文学是一种话语的艺术,是一种表现理想精神,给予人情感慰藉、促进人类精神文明发展的文字形式。它不是语言拼贴的游戏,不是信息输出,不是模式匹配,不是模型计算。文学是人在情感困惑、精神迷茫与悲剧情境中,把人引向光明、愉悦与幸福的灵丹妙药;是把人从消极、颓废、逃匿与毁灭中引向积极、进取,创造生活也享受生活的审美活动。任何以A丨技术把人引向黑暗、潮湿、毁灭、绝望的文学作品都是不可取的。这是文学的本质特征,也是文学不可被AI替代的根本原因。
桑田在讨论AI时代的爱情书写时,提出了一个深刻的区分:人类的爱既非“随机解”,也非“最优解”,而是“独特解”——它无法被计算、无法被优化,它是主体在特定时刻的自由决断:“我就是这样选了,我就是这样爱了,我愿意为我爱的选择承担一切代价!”在个体生命这一刻的自由决断面前,一切冰冷的数据计算都将黯然失色。文学要书写的,正是这种无法被算法复制的自由决断;文学要守护的,正是这种不为任何概率模型所覆盖的主体决断。
AI可以生成情节紧凑的小说、韵律工整的诗歌、结构严谨的散文。它甚至可以模仿卡夫卡的荒诞、普鲁斯特的绵密、张爱玲的苍凉。但它永远无法拥有卡夫卡对现代人异化的切肤之痛,无法拥有普鲁斯特对逝去时光的乡愁,无法拥有张爱玲对人性苍凉的透彻洞见。这些来自生命经验、历史记忆、情感创伤的思想结晶,才是文学的灵魂。AI可以学习文学的语法,无法习得文学的发生学。

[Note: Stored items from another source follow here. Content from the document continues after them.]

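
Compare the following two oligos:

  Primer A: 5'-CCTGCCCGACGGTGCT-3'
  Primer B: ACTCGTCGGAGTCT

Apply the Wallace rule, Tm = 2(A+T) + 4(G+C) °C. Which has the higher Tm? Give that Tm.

Primer A: A+T=4, G+C=12 → Tm = 2(4)+4(12) = 56°C
Primer B: A+T=6, G+C=8 → Tm = 2(6)+4(8) = 44°C
56°C vs 44°C → primer A is higher.

Primer A, 56°C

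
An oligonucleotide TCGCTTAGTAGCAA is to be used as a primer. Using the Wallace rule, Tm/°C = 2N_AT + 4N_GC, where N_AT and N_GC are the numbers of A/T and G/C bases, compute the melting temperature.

40°C

Base counts: A=4, T=4, G=3, C=3
So N_AT = 8 and N_GC = 6.
Tm = 2(8) + 4(6) = 16 + 24 = 40°C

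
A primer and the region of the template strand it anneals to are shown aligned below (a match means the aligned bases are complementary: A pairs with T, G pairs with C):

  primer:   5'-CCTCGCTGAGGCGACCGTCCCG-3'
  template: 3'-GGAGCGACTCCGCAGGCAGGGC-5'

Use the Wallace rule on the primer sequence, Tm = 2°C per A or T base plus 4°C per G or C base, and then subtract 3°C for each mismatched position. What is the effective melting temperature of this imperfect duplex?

Primer base counts: A=2, T=3, G=7, C=10 → A+T=5, G+C=17
Perfect-match Tm = 2(5) + 4(17) = 10 + 68 = 78°C
Mismatches (positions where the bases are not complementary): 1 (at position 14)
Effective Tm = 78 − 1×3 = 78 − 3 = 75°C

75°C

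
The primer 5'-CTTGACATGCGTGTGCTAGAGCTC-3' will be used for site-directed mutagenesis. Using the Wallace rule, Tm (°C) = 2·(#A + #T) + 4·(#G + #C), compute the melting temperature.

Counting bases: C=6, G=7, A=4, T=7
A+T = 11, G+C = 13
Tm = 2×11 + 4×13 = 74°C

74°C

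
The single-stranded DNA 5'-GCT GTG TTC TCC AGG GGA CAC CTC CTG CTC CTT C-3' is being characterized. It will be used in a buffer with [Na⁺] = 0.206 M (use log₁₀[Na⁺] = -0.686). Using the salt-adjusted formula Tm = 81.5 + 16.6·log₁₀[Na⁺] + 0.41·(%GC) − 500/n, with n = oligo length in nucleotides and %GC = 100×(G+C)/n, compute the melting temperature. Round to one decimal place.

80.7°C

Length n = 34. A=3, T=10, C=13, G=8
G+C = 21, so %GC = 21/34 × 100 = 61.765%
Salt term: 16.6 × (-0.686) = -11.388
GC term: 0.41 × 61.765 = 25.324; length term: −500/34 = −14.706
Tm = 81.5 + (-11.388) + 25.324 − 14.706 = 80.73 → 80.7°C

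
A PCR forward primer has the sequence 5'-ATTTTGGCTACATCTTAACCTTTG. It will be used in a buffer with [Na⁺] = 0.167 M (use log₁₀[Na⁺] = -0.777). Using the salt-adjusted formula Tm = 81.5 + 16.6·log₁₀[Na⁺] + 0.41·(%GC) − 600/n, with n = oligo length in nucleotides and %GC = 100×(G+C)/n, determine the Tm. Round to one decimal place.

57.3°C

Length n = 24. Scanning the sequence gives A=5, G=3, C=5, T=11.
G+C = 8, so %GC = 8/24 × 100 = 33.333%
Salt term: 16.6 × (-0.777) = -12.898
GC term: 0.41 × 33.333 = 13.667; length term: −600/24 = −25
Tm = 81.5 + (-12.898) + 13.667 − 25 = 57.269 → 57.3°C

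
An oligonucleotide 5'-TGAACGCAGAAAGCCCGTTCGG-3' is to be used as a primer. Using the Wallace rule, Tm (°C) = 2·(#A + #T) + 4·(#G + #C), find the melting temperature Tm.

Base counts: T=3, G=7, C=6, A=6
A+T = 9, G+C = 13
Tm = 2×9 + 4×13 = 70°C

70°C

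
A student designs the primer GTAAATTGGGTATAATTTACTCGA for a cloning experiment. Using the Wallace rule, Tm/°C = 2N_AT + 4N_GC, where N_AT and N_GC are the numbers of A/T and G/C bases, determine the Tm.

Base counts: G=5, T=9, C=2, A=8
AT pairs contribute 17, GC pairs contribute 7.
Tm = 2(17) + 4(7) = 34 + 28 = 62°C

62°C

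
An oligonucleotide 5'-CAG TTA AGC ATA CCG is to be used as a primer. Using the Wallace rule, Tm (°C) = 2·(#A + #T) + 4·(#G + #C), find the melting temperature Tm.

44°C

Counting bases: A=5, C=4, T=3, G=3
So N_AT = 8 and N_GC = 7.
Tm = 2(8) + 4(7) = 16 + 28 = 44°C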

因此,我们反对“AI是一种思维方式”的说法,根本上是在捍卫一个信念:文学创作是人类思维的圣殿,它的门槛从未降低,也不会因为技术升级而自动开放。AI可以成为写作者的助手,但无法成为写作的主体;它可以提供语言的万千可能性,但无法替代那个在万千可能性中做出选择并为此承担后果的人。这才是AI时代文学创作者应有的清醒:拥抱技术,但不崇拜技术;使用工具,但不跪拜工具。
总之,“AI是一种思维方式”——这个说法必须被抛弃。它是对技术事实的误读,是对人类思维的亵渎,更是对启蒙未竟事业的后现代背叛。AI无思,人有思;AI是被造物,人是创造者;AI是工具,人是目的。这一概念秩序一旦颠倒,我们失去的不仅是一个术语的准确性,更是人之为人的精神自主性。
认知大迁徙已经开始。这场迁徙的方向,不取决于技术演进的速度,而取决于人类自我理解的深度。我们可以在技术面前保持清醒的自我意识,把AI当作能力的延伸而非主体的替代;我们也可以在技术面前自我降格,承认工具拥有与人对等的思维资格。两条道路的分野,始于一个概念的选择。选择清醒,还是选择沉睡?选择成为驾驭AI的驾驶员,还是选择成为被AI承载的乘客?选择把思维当作不可转让的尊严,还是选择把思维外包给永远无法为之负责的机器?
答案,本应不言自明。但在技术震慑的时代,最不言自明的真理恰恰需要最竭力的重申。让我们重申:思维是人的本质,是人的尊严,是人的责任。它不容转让,不可外包,不能被任何技术替代。AI时代最伟大的文学,不会是AI写得最像人的作品,而是人借助AI写下“我是这样思、这样爱、这样选择、为此承担”的宣言。
这才是技术人文主义的真正内涵——不是人与AI的平等对话,而是人在创造工具后依然清醒地知道:谁是被造者,谁是创造者;谁是工具,谁是目的;谁可以被替代,谁无可替代。